After nine months of tense negotiations, late-night talks and last-minute twists, the deal to create a mining and trading powerhouse is within Glencore's grasp - a personal victory for its biggest shareholder, key dealmaker and chief executive, Ivan Glasenberg, who will also lead the combined group.
Xstrata’s own investors are due to vote later today in the Swiss town of Zug.
They are also expected to support the tie-up, after Qatar - Xstrata's second-largest shareholder - said it would back the share offer.
In what could be an embarrassing blow to Xstrata's board, however, investors could reject a separate £140 million "golden handcuffs" retention plan for Xstrata managers. Championed by the board as essential for delivering Xstrata's slew of major projects, the plan has been deeply unpopular with institutional shareholders.
Xstrata is shifting to a period of development after a decade of acquisitions that made it the world's fourth-largest diversified miner, and so the projects are key to its prospects.
The tie-up - long in the works, as Mr Glasenberg and Xstrata counterpart Mick Davis held on-off talks for years - has been dragged back from the brink of collapse on more than one occasion since it was first proposed in February.

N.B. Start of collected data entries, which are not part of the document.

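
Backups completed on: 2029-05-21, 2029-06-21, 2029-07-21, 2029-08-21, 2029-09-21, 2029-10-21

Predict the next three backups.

2029-11-21, 2029-12-21, 2030-01-21

Each date is the 21st; the gaps (31, 30, 31, 31, 30) track the month lengths.
The rule is the 21st of each month.
Next: November 2029 → 2029-11-21.
Next: December 2029 → 2029-12-21.
Next: January 2030 → 2030-01-21.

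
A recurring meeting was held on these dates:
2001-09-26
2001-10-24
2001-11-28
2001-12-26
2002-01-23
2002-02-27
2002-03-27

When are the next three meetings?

2002-04-24, 2002-05-22, 2002-06-26

Gaps: 28, 35, 28, 28, 35, 28 days — a mix of 28 and 35. Every date is a Wednesday.
Each is the 4th Wednesday of its month.
4th Wednesday of April 2002: 2002-04-24.
May 2002 — 4th Wednesday is 2002-05-22.
June 2002 — 4th Wednesday is 2002-06-26.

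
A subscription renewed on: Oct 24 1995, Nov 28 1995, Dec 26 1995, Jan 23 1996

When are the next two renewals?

These are Tuesdays at 28- or 35-day spacing (35, 28, 28).
The pattern: 4th Tuesday of the month.
February 1996 — 4th Tuesday is Feb 27 1996.
4th Tuesday of March 1996: Mar 26 1996.

Feb 27 1996, Mar 26 1996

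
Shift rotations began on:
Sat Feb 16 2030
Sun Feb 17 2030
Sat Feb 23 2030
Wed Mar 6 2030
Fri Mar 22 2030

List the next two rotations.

Fri Apr 12 2030, Wed May 8 2030

The spacing grows by 5 each time: 1, 6, 11, 16 days.
Next gap: 21 days. Fri Mar 22 2030 + 21 days = Fri Apr 12 2030.
Next gap: 26 days. Fri Apr 12 2030 + 26 days = Wed May 8 2030.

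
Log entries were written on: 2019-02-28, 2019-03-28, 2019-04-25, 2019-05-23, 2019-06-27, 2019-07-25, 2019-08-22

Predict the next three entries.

These are Thursdays at 28- or 35-day spacing (28, 28, 28, 35, 28, 28).
The pattern: 4th Thursday of the month.
September 2019 — 4th Thursday is 2019-09-26.
October 2019 — 4th Thursday is 2019-10-24.
4th Thursday of November 2019: 2019-11-28.

2019-09-26, 2019-10-24, 2019-11-28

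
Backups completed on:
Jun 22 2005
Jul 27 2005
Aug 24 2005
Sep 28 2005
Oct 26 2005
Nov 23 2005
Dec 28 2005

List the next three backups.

These are Wednesdays at 28- or 35-day spacing (35, 28, 35, 28, 28, 35).
The pattern: 4th Wednesday of the month.
4th Wednesday of January 2006: Jan 25 2006.
February 2006 — 4th Wednesday is Feb 22 2006.
4th Wednesday of March 2006: Mar 22 2006.

Jan 25 2006, Feb 22 2006, Mar 22 2006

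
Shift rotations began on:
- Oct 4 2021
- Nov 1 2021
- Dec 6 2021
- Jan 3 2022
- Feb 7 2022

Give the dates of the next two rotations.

All dates are Mondays, 28, 35, 28, 35 days apart.
Specifically, the 1st Monday of each month.
March 2022 — 1st Monday is Mar 7 2022.
1st Monday of April 2022: Apr 4 2022.

Mar 7 2022, Apr 4 2022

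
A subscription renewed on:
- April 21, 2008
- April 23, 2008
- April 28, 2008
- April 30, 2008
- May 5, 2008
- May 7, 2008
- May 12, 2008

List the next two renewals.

Every event lands on a Monday or Wednesday (gaps cycle 2, 5, 2, 5, 2, 5).
So the schedule is: every Monday and Wednesday.
Next Wednesday: May 14, 2008.
Next Monday: May 19, 2008.

May 14, 2008; May 19, 2008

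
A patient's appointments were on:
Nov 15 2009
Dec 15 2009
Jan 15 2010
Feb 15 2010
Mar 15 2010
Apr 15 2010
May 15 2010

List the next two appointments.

Jun 15 2010, Jul 15 2010

Each date is the 15th; the gaps (30, 31, 31, 28, 31, 30) track the month lengths.
The rule is the 15th of each month.
June 2010: Jun 15 2010.
July 2010: Jul 15 2010.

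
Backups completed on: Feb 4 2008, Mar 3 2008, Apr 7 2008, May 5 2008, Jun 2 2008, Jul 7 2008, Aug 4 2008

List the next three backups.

These are Mondays at 28- or 35-day spacing (28, 35, 28, 28, 35, 28).
The pattern: 1st Monday of the month.
1st Monday of September 2008: Sep 1 2008.
1st Monday of October 2008: Oct 6 2008.
November 2008 — 1st Monday is Nov 3 2008.

Sep 1 2008, Oct 6 2008, Nov 3 2008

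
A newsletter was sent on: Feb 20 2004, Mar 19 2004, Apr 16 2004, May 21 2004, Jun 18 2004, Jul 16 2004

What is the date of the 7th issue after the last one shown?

Feb 18 2005

Gaps: 28, 28, 35, 28, 28 days — a mix of 28 and 35. Every date is a Friday.
Each is the 3rd Friday of its month.
August 2004 — 3rd Friday is Aug 20 2004.
September 2004 — 3rd Friday is Sep 17 2004.
3rd Friday of October 2004: Oct 15 2004.
3rd Friday of November 2004: Nov 19 2004.
December 2004 — 3rd Friday is Dec 17 2004.
January 2005 — 3rd Friday is Jan 21 2005.
3rd Friday of February 2005: Feb 18 2005.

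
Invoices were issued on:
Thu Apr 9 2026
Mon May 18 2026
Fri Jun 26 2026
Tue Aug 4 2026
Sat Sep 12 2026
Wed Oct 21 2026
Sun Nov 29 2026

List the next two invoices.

Thu Jan 7 2027, Mon Feb 15 2027

The spacing is 39, 39, 39, 39, 39, 39 days — always 39 days.
Sun Nov 29 2026 + 39 days = Thu Jan 7 2027.
Thu Jan 7 2027 + 39 days = Mon Feb 15 2027.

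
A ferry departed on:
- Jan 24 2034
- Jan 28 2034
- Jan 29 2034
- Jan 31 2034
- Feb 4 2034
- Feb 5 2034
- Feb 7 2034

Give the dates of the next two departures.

Feb 11 2034, Feb 12 2034

Every event lands on a Tuesday or Saturday or Sunday (gaps cycle 4, 1, 2, 4, 1, 2).
So the schedule is: every Tuesday, Saturday and Sunday.
The following Saturday is Feb 11 2034.
Next Sunday: Feb 12 2034.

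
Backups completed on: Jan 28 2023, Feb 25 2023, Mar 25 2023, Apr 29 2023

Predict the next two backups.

Every date is a Saturday; gaps 28, 28, 35 days.
Each is the last Saturday of its month (at least one falls on the 29th or later, ruling out '4th Saturday').
Last Saturday of May 2023: May 27 2023.
Last Saturday of June 2023: Jun 24 2023.

May 27 2023, Jun 24 2023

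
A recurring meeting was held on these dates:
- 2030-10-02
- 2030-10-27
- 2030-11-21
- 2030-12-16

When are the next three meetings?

Every event comes 25 days after the last (25, 25, 25).
2030-12-16 + 25 days = 2031-01-10.
2031-01-10 + 25 days = 2031-02-04.
2031-02-04 + 25 days = 2031-03-01.

2031-01-10, 2031-02-04, 2031-03-01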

Most recently in September, the deal seemed doomed before Glencore improved its bid at the last minute to woo Qatar's sovereign wealth fund.
Qatar's support in a rare statement last week increased the chances the tie-up could be all but certain within days.
That is, if a positive outcome at today's Swiss shareholder meetings is followed by approval from Europe's antitrust regulators, due to give their verdict by Thursday.
The deal will also be a rare payday for London's investment bankers, lawyers and a host of other advisers, at a time when mega-mergers are few, and successful deals even rarer. They will reap some $200 million in fees.